2/10
A "Super" disaster
22 June 2006
Warning: Spoilers
After an absence of four years, along with Christopher Reeve's initial determination he was done with the blue and red tights after Superman III, the Superman franchise was brought back to life for one more entry, but after the release of Superman IV: The Quest for Peace, it's unfortunate that everyone involved hadn't just decided to let things alone. Superman IV is a complete disaster on almost every level, a silly, cheesy and downright cheap looking poor excuse for a film that manages to rank among the worst comic book adaptation films of all time, bested only by such "winners" as The Return of Swamp Thing and the direct-to-video Captain America.

Superman IV finds our hero, Clark Kent (Christopher Reeve), selling off his family farm after his mother has died between performing his normal super duties. He returns to Metropolis to discover that the Daily Planet has been taken over by tabloid king David Warfield (Sam Wanamaker) and his daughter Lacy (Mariel Hemmingway) and are turning it into a salacious rag sheet. Shortly after the takeover, a young boy writes Superman a letter, via the Daily Planet, and asks him for assistance in solving the arms crisis by removing all nuclear weapons from the Earth. Superman initially refuses, taking the stance that he cannot interfere in human affairs (although how this relates to his other helping of humanity is a puzzler). Eventually, Superman changes his mind and begins ridding the world of all nuclear weapons by tossing them into the sun.

Meanwhile, Lex Luthor (Gene Hackman) has escaped from prison with the assistance of his nephew Lenny (Jon Cryer), and hatched a devious scheme: to create a new super villain to defeat Superman by taking a sample of Superman's DNA recovered from a museum exhibit featuring a single hair from Superman's head and attaching it and a computer to the side of one of the missiles that are hurled into the sun by Superman and thus creating Nuclear Man (Mark Pillow, voiced by Gene Hackman), a being with the power of Superman, the voice of Lex Luthor, plus more abilities, powered by the sun. The two match off, but has Superman finally met his rival?
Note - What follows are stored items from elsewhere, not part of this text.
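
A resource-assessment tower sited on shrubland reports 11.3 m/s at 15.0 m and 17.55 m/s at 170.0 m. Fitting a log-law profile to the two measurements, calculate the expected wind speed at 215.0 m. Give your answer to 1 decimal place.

Log law: V ∝ ln(z/z₀). From the pair, with r = V₁/V₂ = 0.64387,
ln z₀ = (ln z₁ − r·ln z₂)/(1 − r) = (2.7081 − 0.64387×5.1358)/0.35613 = -1.6813 → z₀ = 0.1861 m
V₃ = V₁ · ln(z₃/z₀)/ln(z₁/z₀) = 11.3 × 7.0520/4.3894 = 18.1546 m/s

18.2 m/s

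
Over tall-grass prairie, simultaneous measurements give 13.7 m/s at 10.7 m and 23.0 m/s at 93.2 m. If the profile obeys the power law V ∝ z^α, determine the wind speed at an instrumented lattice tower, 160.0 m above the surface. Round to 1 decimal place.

First find α: α = ln(V₂/V₁)/ln(z₂/z₁) = ln(23.0/13.7)/ln(93.2/10.7) = 0.51810/2.16450 = 0.2394
Extrapolate from 93.2 m to 160.0 m: V₃ = 23.0 × (160.0/93.2)^0.2394 = 23.0 × 1.1381 = 26.1762 m/s

26.2 m/s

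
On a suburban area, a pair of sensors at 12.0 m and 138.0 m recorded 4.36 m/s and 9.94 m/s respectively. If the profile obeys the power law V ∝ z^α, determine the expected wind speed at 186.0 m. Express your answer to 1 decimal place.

First find α: α = ln(V₂/V₁)/ln(z₂/z₁) = ln(9.94/4.36)/ln(138.0/12.0) = 0.82409/2.44235 = 0.3374
Extrapolate from 138.0 m to 186.0 m: V₃ = 9.94 × (186.0/138.0)^0.3374 = 9.94 × 1.1060 = 10.9933 m/s

11.0 m/s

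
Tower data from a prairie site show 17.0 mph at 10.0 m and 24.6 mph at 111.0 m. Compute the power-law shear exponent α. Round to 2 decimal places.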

It's not really surprising that Superman IV is terrible movie, considering it was produced by The Canon Group, who may never have released what you could label a "good" movie when they existed in the '80s. And Superman IV is not a good movie. It has an intriguing concept at it's heart, Superman ridding the world of nuclear devices, but everything around that central idea is just a complete mess. The script by Laurence Konner and Mark Rosenthal is borderline insipid, featuring some extreme gaps in logic that cause the audience to have to accept some absolutely ridiculous contrivances and just asinine ideas. Superman tosses a missile containing Nuclear Man's basic building blocks into the sun. And how is that not all fried by the sun? Okay, maybe the Superman genetic material may not be (although I don't know if it was ever stated he is able to withstand even the sun), but the computer that will supposedly give Nuclear Man form, along with the barest shreds of material that suddenly grow into clothes to cover his body? Please. And how does he get Lex's voice? Late in the film, a human character is carried into space by Nuclear Man with no oxygen or protective suit, and survives. The complete contempt for the audience the script shows is inexcusable.

With Lois Lane (Margot Kidder) still pulling a mostly supporting role, the writers attempt to inject Lacy as a new love interest, with her eye on Clark instead of Superman. They also try to generate a triangle between them, but none of it works. There is no chemistry between Lacy and Clark, and much of what was there between Superman and Lois seems to be gone or on life support. Yeah, Lex Luthor is back, but he is nowhere near as engaging as he was in Superman and Superman II. Hackman does the best he can with his questionable material, but there is no saving it.

Many of the outstanding aspects of the previous films are just shoddy this time around. The special effects are abysmal, with many generic elements of Superman flying reused over and over again and almost none of it is believable. The action sequences, what few there are, are unspectacular and barely raise your pulse. The film, on the whole, has a rushed and half-complete feeling to it, and you get the impression you are watching a movie made on the cheap, not the latest sequel to a successful, multi-million dollar grossing franchise.

So, after close to ten years and three sequels, Supeman IV is able to do what Lex Luthor could never accomplish: it brought the Man of Steel down, and left him tattered. It would take almost two decades for Superman to fly again, and we can only hope that the next entry is worth your time, because this one wasn't.